Yahudiler ise o şehre azgınlıkla, etraftaki tarlaları talan ederek giriyorlar. Hinta demeleri o yüzdendir. Etraftaki tarlalara saldırarak talan etmeleri ve azgınlıkla girmelerini ifade eder.
Ricz ve rics kelimeleri pislik manasındadır. Birinin maddi, diğerinin manevi olduğu söylenmiştir.
Ricz; maddi pisliktir, buradaki öyledir. Bununla ilgili bir veba salgınından bahsedilir.
Demek ki Allah’ın kendilerine söylediği sözü başkası ile değiştirdikleri için onlara gökten bir bela inmiş. Yaptıkları fısk sebebiyle.
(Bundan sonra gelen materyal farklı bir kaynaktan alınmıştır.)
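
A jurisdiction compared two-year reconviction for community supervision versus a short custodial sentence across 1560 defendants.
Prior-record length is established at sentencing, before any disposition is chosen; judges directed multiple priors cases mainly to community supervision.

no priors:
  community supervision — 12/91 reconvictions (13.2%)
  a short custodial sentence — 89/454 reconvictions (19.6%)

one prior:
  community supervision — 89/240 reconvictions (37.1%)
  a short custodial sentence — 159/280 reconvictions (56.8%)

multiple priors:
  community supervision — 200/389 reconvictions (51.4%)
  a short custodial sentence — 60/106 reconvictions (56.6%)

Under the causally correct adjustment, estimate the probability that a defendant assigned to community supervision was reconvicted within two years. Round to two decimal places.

Here prior-record length is a common cause — it drives both which disposition a case falls under and the outcome. The crude comparison mixes populations; the stratum-specific rates are the causally relevant ones.
Standardising community supervision to the population prior-record length mix: 0.349·12/91 + 0.333·89/240 + 0.317·200/389 = 0.333.

0.33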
Fısk büyük günahtır. Bu değiştirdikleri sözü sadece lafzen değiştirmiyorlar, fiilen de değiştiriyorlar, azgınlık yapıyorlar.
Ricz kelimesinin asıl anlamı titremektir. Birbirine yakın adım atıp güçsüzlükten dolayı titreyen deveye, deve titredi denir. (Müfredat)
Ayette bu kelimenin maddi pislik şeklinde (hatta titremeye sebep olan veba salgını) bir azab olduğu anlaşılmaktadır. Ala harfi ise bu azabın zulmü yapan kişiler aleyhinde olduğuna delalet eder. Aslında fasıklık etmeye devam eden (geniş zamanı ifade eden muzari fiili kullanılmıştır) kişiler yaptıkları iş sebebiyle (be harfi ceri ile bağlantı yapılmış) bunu hak etmişlerdir.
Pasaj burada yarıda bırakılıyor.